Leaving Facebook (and not looking back)
Apparently this “reactions” thing is a big deal. I don’t know. I don’t look.
I mean, I have an account. And I check it from time to time — say once a month, max. Simply to see if there’s a message from people I haven’t specifically given access to my beloved inbox.
But really, from the outside looking in, it’s just simply not appealing. Those I know who use Facebook do not seem to be “in the know” any more than I am, nor do they seem to be happier.
And I’ve asked why. Why use Facebook?
“To keep up with my friends.”
“To see what my kids are doing.”
“To find things to do when I’m bored.”
To be on Facebook.
But I haven’t really logged in to Facebook on a daily basis for over a year now. And none of those things are problems.
I have no problem with these people, and I have no problem with Zuck. In fact, a business partner of mine is involved with Facebook, and I think that’s fine.
But I think it’s worth talking about. I think it’s worth determining if this is truly a universal thing, as it is presented. I believe it’s not.
How is it to be off of Facebook? It’s not drastically different. I don’t feel like the world has been lifted off of my shoulders, and I don’t feel like I’m out of touch either. I simply feel fine. I feel okay without it. Maybe you will feel okay without it.

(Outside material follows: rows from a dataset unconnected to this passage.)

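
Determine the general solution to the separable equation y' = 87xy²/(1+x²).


Separate: dy/y² = 87x/(1+x²) dx.
Integrate LHS: ∫ dy/y² = -1/y.
Integrate RHS via u = 1+x²: (87/2)ln(1+x²) + C.
Result: -1/y = (87/2)ln(1+x²) + C.


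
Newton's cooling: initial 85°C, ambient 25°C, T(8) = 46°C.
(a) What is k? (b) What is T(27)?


Newton's law: T(t) = T_a + (T₀ - T_a)e^(-kt).
(a) Use T(8) = 46: (46 - 25)/(85 - 25) = e^(-k·8), so k = -ln(0.350)/8 ≈ 0.1312.
(b) Apply k to t = 27: T(27) = 25 + (60)e^(-3.543) ≈ 26.7°C.


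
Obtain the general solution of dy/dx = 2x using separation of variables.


Integrate both sides with respect to x: y = ∫ 2x dx = x^2 + C.


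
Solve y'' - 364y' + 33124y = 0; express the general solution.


Characteristic equation: r² - 364r + 33124 = 0, i.e. (r - 182)² = 0.
Repeated root r = 182; include an x factor for the second linearly independent solution.
General solution: y = (C₁ + C₂x)e^(182x).


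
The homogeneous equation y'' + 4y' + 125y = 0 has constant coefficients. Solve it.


Characteristic equation: r² + 4r + 125 = 0.
Discriminant is negative; roots r = -2 ± 11i (complex conjugate pair).
General solution uses e^(α x)(C₁ cos(β x) + C₂ sin(β x)): y = e^(-2x)(C₁cos(11x) + C₂sin(11x)).


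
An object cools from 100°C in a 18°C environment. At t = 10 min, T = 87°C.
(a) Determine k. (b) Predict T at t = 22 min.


Newton's law: T(t) = T_a + (T₀ - T_a)e^(-kt).
(a) Use T(10) = 87: (87 - 18)/(100 - 18) = e^(-k·10), so k = -ln(0.841)/10 ≈ 0.0173.
(b) Apply k to t = 22: T(22) = 18 + (82)e^(-0.380) ≈ 74.1°C.


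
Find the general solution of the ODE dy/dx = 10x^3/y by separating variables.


Separate variables: y dy = 10x^3 dx.
Integrate both sides: y²/2 = (5/2)x^4 + C₀.
Multiply by 2: y² = 5x^4 + C.


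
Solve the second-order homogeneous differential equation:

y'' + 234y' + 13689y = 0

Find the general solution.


Characteristic equation: r² + 234r + 13689 = 0, i.e. (r + 117)² = 0.
Repeated root r = -117; include an x factor for the second linearly independent solution.
General solution: y = (C₁ + C₂x)e^(-117x).


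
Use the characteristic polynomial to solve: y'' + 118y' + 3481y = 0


Characteristic equation: r² + 118r + 3481 = 0, i.e. (r + 59)² = 0.
Repeated root r = -59; include an x factor for the second linearly independent solution.
General solution: y = (C₁ + C₂x)e^(-59x).


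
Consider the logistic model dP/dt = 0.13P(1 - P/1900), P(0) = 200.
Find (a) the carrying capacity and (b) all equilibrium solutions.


Logistic ODE dP/dt = 0.13P(1 - P/1900) has equilibria where dP/dt = 0, i.e. P = 0 or P = 1900.
The coefficient (1 - P/K) = 0 when P = K, identifying K = 1900 as the carrying capacity.
(a) K = 1900; (b) equilibria P = 0 and P = 1900.


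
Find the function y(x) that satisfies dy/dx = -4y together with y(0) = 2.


General solution of y' = -4y is y = Ce^(-4x).
Apply y(0) = 2: C = 2.
Particular solution: y = 2e^(-4x).


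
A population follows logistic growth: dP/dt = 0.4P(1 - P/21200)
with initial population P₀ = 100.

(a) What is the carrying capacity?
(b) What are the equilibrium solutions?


Logistic ODE dP/dt = 0.4P(1 - P/21200) has equilibria where dP/dt = 0, i.e. P = 0 or P = 21200.
The coefficient (1 - P/K) = 0 when P = K, identifying K = 21200 as the carrying capacity.
(a) K = 21200; (b) equilibria P = 0 and P = 21200.


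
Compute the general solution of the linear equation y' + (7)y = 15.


P(x) = 7, Q(x) = 15; integrating factor μ = e^(7x).
(μ y)' = 15e^(7x) ⇒ μ y = (15/7)e^(7x) + C.
Divide by μ: y = 15/7 + Ce^(-7x).


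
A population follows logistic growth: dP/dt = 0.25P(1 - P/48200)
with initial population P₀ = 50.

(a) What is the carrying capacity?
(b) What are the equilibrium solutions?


Logistic ODE dP/dt = 0.25P(1 - P/48200) has equilibria where dP/dt = 0, i.e. P = 0 or P = 48200.
The coefficient (1 - P/K) = 0 when P = K, identifying K = 48200 as the carrying capacity.
(a) K = 48200; (b) equilibria P = 0 and P = 48200.


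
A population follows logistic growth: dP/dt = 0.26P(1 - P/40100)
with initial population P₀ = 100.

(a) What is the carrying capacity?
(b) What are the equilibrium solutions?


Logistic ODE dP/dt = 0.26P(1 - P/40100) has equilibria where dP/dt = 0, i.e. P = 0 or P = 40100.
The coefficient (1 - P/K) = 0 when P = K, identifying K = 40100 as the carrying capacity.
(a) K = 40100; (b) equilibria P = 0 and P = 40100.


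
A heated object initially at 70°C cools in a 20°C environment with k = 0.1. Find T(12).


Newton's law: dT/dt = -k(T - T_a) has solution T(t) = T_a + (T₀ - T_a)e^(-kt).
Plug in T_a = 20, T₀ = 70, k = 0.1, t = 12: T(12) = 20 + (50)e^(-1.20) ≈ 35.1°C.


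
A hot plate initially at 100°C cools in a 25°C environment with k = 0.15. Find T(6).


Newton's law: dT/dt = -k(T - T_a) has solution T(t) = T_a + (T₀ - T_a)e^(-kt).
Plug in T_a = 25, T₀ = 100, k = 0.15, t = 6: T(6) = 25 + (75)e^(-0.90) ≈ 55.5°C.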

I feel that I don’t need it. I feel that I don’t want to participate passively.
While I don’t blame Facebook, I have seen people who otherwise have beautifully diverse and dynamic lives get caught up in meaningless drama, on social media, that steals their time away. And this isn’t groundbreaking information — if you’re reading this, you probably have seen the same things occur in people you know.